The legacy of the late Peter Tosh — known for an iconic reggae style which melded visceral reggae with unrelenting activism — has been grandly commemorated with the opening today (Nov. 1) of the Peter Tosh Museum in his home city of Kingston, Jamaica.
The museum hosted a soft launch on Oct. 19, Tosh’s birthday, with media and invited guests given the chance to view the museum’s exhibitions, photos and artifacts from the revolutionary musician’s life. Those include his M-16 rifle shaped guitar — a gift Tosh received in 1983 from a teenaged fan while on tour in California — and his Grammy award for Best Reggae Album, awarded posthumously in 1988 for No Nuclear War.

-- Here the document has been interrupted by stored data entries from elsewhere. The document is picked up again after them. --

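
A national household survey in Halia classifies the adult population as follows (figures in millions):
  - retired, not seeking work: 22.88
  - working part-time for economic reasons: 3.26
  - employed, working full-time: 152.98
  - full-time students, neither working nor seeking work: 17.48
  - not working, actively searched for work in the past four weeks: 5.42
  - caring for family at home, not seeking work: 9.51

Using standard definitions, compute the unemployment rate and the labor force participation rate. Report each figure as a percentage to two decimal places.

Employed = 3.26 + 152.98 = 156.24 million (anyone who worked, including part-time for economic reasons, counts as employed).
Unemployed = 5.42 million.
Labor force = 156.24 + 5.42 = 161.66 million.
Not in labor force = 22.88 + 17.48 + 9.51 = 49.87 million (those not working and not actively searching are outside the labor force).
Civilian working-age population = 161.66 + 49.87 = 211.53 million.
Unemployment rate = 5.42 / 161.66 = 3.35%.
Labor force participation rate = 161.66 / 211.53 = 76.42%.

Unemployment rate ≈ 3.35%; labor force participation rate ≈ 76.42%.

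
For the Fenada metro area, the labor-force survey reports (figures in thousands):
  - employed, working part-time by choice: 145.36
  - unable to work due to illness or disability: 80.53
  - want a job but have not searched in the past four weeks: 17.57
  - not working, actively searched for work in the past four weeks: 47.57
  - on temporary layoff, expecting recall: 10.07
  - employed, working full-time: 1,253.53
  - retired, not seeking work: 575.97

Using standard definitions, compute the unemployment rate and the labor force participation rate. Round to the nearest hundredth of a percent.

Employed = 145.36 + 1,253.53 = 1,398.89 thousand.
Unemployed = 47.57 + 10.07 = 57.64 thousand (jobless and actively searching, or on temporary layoff).
Labor force = 1,398.89 + 57.64 = 1,456.53 thousand.
Not in labor force = 80.53 + 17.57 + 575.97 = 674.07 thousand (those not working and not actively searching are outside the labor force — including those who want a job but have given up searching).
Civilian working-age population = 1,456.53 + 674.07 = 2,130.60 thousand.
Unemployment rate = 57.64 / 1,456.53 = 3.96%.
Labor force participation rate = 1,456.53 / 2,130.60 = 68.36%.

Unemployment rate ≈ 3.96%; labor force participation rate ≈ 68.36%.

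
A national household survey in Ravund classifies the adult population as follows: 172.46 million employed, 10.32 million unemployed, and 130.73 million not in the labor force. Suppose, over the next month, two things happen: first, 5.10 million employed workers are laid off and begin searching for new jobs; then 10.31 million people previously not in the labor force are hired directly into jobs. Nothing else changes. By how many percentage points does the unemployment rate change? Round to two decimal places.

Initially, labor force = 172.46 + 10.32 = 182.78 million, so u = 10.32/182.78 = 5.65%.
After the first change, employed falls and unemployed rises by 5.10; labor force unchanged → E = 167.36, U = 15.42, labor force = 182.78 million.
After the second change, employed and labor force both rise by 10.31; unemployed unchanged → E = 177.67, U = 15.42, labor force = 193.09 million.
New unemployment rate = 15.42 / 193.09 = 7.99%.
Change = 7.99% − 5.65% = +2.34 percentage points.

The unemployment rate changes by +2.34 percentage points.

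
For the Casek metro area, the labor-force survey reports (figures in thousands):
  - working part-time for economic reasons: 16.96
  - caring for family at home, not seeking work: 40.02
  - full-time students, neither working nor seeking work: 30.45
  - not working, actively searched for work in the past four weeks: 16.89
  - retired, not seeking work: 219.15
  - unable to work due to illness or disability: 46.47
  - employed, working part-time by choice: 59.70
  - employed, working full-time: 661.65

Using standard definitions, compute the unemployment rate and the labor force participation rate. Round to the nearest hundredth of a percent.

Unemployment rate ≈ 2.24%; labor force participation rate ≈ 69.20%.

Employed = 16.96 + 59.70 + 661.65 = 738.31 thousand (anyone who worked, including part-time for economic reasons, counts as employed).
Unemployed = 16.89 thousand.
Labor force = 738.31 + 16.89 = 755.20 thousand.
Not in labor force = 40.02 + 30.45 + 219.15 + 46.47 = 336.09 thousand (those not working and not actively searching are outside the labor force).
Civilian working-age population = 755.20 + 336.09 = 1,091.29 thousand.
Unemployment rate = 16.89 / 755.20 = 2.24%.
Labor force participation rate = 755.20 / 1,091.29 = 69.20%.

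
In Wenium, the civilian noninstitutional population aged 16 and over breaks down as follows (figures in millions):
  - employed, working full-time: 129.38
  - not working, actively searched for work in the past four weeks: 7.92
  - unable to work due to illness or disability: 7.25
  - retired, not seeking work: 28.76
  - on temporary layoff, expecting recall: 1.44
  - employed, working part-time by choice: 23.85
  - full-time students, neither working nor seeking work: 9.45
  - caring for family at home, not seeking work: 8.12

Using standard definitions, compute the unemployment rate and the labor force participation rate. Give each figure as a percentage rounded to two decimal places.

Unemployment rate ≈ 5.76%; labor force participation rate ≈ 75.21%.

Employed = 129.38 + 23.85 = 153.23 million.
Unemployed = 7.92 + 1.44 = 9.36 million (jobless and actively searching, or on temporary layoff).
Labor force = 153.23 + 9.36 = 162.59 million.
Not in labor force = 7.25 + 28.76 + 9.45 + 8.12 = 53.58 million (those not working and not actively searching are outside the labor force).
Civilian working-age population = 162.59 + 53.58 = 216.17 million.
Unemployment rate = 9.36 / 162.59 = 5.76%.
Labor force participation rate = 162.59 / 216.17 = 75.21%.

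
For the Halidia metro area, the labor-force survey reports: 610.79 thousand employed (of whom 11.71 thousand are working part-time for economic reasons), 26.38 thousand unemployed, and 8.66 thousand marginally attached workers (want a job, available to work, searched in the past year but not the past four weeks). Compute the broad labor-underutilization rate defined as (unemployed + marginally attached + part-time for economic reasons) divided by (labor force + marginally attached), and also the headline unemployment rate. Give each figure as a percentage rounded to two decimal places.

Labor force = 610.79 + 26.38 = 637.17 thousand.
Numerator = 26.38 + 8.66 + 11.71 = 46.75 thousand.
Denominator = 637.17 + 8.66 = 645.83 thousand.
Broad rate = 46.75 / 645.83 = 7.24%.
Headline unemployment rate = 26.38 / 637.17 = 4.14%.

Broad underutilization rate ≈ 7.24%; headline unemployment rate ≈ 4.14%.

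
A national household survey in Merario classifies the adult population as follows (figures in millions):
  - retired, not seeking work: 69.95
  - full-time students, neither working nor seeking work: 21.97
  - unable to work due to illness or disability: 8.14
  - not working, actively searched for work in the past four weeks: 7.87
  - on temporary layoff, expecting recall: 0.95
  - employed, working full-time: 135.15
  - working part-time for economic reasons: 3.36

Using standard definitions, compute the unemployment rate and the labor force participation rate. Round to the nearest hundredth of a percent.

Employed = 135.15 + 3.36 = 138.51 million (anyone who worked, including part-time for economic reasons, counts as employed).
Unemployed = 7.87 + 0.95 = 8.82 million (jobless and actively searching, or on temporary layoff).
Labor force = 138.51 + 8.82 = 147.33 million.
Not in labor force = 69.95 + 21.97 + 8.14 = 100.06 million (those not working and not actively searching are outside the labor force).
Civilian working-age population = 147.33 + 100.06 = 247.39 million.
Unemployment rate = 8.82 / 147.33 = 5.99%.
Labor force participation rate = 147.33 / 247.39 = 59.55%.

Unemployment rate ≈ 5.99%; labor force participation rate ≈ 59.55%.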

The museum is a partnership between Pulse Investments and Andrea Marlene Brown (Tosh’s common law wife at the time of his Sep. 11, 1987 murder) and the Peter Tosh Estate, now administered by Tosh’s daughter Niambe McIntosh and managed by music industry veteran Brian Laturre. Located in the capital city’s New Kingston business district, the museum was designed by Chicago’s Art On the Loose, with Jamaica’s Dr. Donna McFarlane as consulting curator.
The museum is a partnership between Pulse Investments and Andrea Marlene Brown (Tosh’s common law wife at the time of his Sep. 11, 1987 murder) and the Peter Tosh Estate, now administered by Tosh’s daughter Niambe McIntosh and managed by music industry veteran Brian Laturre. Located in the capital city’s New Kingston business district, the museum was designed by Chicago’s Art On the Loose, with Jamaica’s Dr. Donna McFarlane as consulting curator.
Several days of Peter Tosh-related activities surrounded the Oct. 19 debut, capped by a commemorative concert on October 22 with marquee Jamaican acts including millennial sing-jay Chronixx, vocalist Luciano, and Tosh’ s son Andrew performing Tosh’s songs backed by original members of Word, Sound and Power. “My father’s name resonates with different people all over the world, lawyers, doctors, Rastas,” Niambe observes, “so whatever the estate does has to reflect his vision, and we have barely scratched the surface for the potential of his brand.”
A founding member of The Wailers (alongside Bunny Wailer and the late Bob Marley), Tosh was the first artist signed to Rolling Stones Records, unanimously chosen by Mick Jagger, Keith Richards and Ron Wood. Tosh’s 1978 debut for the label, Bush Doctor, featured “Don’t Look Back,” a duet with Jagger, which they performed on Saturday Night Live; in the show’s second performance segment Tosh sang “Bush Doctor,” its opening words “legalize marijuana” said to be the first ganja championing lyrics broadcast on US television.
Around that time, “Peter had just completed the Mama Africa world tour, he had the hit ‘Johnny Be Good’ and was the reggae’s world ambassador, nobody was bigger,” Pulse Investments chairman Kingsley Cooper tells Billboard. “About 15 years ago, Marlene Brown asked me to preserve some of Peter’s belongings; some items had been stolen and there was danger of more disappearing, so the museum idea came from that… but it couldn’t have happened without the Peter Tosh Estate.” Cooper continued: “Tosh had ten children, so there were many negotiations among family members over time, but we signed an agreement in January 2016 and moved forward from there.”
“We will be working with the Jamaican government and marketing through various travel and music channels to make the museum part of the country’s tourism destinations. We also want to create partnerships with schools so children can learn that Peter Tosh was a powerful advocate for disadvantaged people everywhere,” Niambe McIntosh, Peter’s youngest child, tells Billboard. A Boston-based educator, Niambe is now transitioning into a full-time role as the Tosh Estate administrator and global brand ambassador, overseeing numerous endeavors including the structuring of the non-profit Peter Tosh foundation, various merchandise and licensing deals and a forthcoming feature film about her father, produced by Cowboy Films and directed by Kevin Macdonald, director of the 2012 Marley biopic.
“Peter Tosh was the original ambassador for the current legalization movement,” says Tosh Estate manager Brian Laturre, also Chief Executive Manager of Peter Tosh 420, a joint (naturally) venture between the Tosh Estate and Steven Trenk, CEO of Lizada Capital established to facilitate the movement of legal cannabis. The Peter Tosh 420 brand will include multiple organically grown marijuana strains, cannabis products and ancillary merchandise.
“We are seeking a foundational line of Jamaica ganja strains because we don’t want the Jamaican farmer undermined by the capitalization of a natural, agricultural product but what that will look like from the standpoint of import/export depends on future legislation,” Laturre states.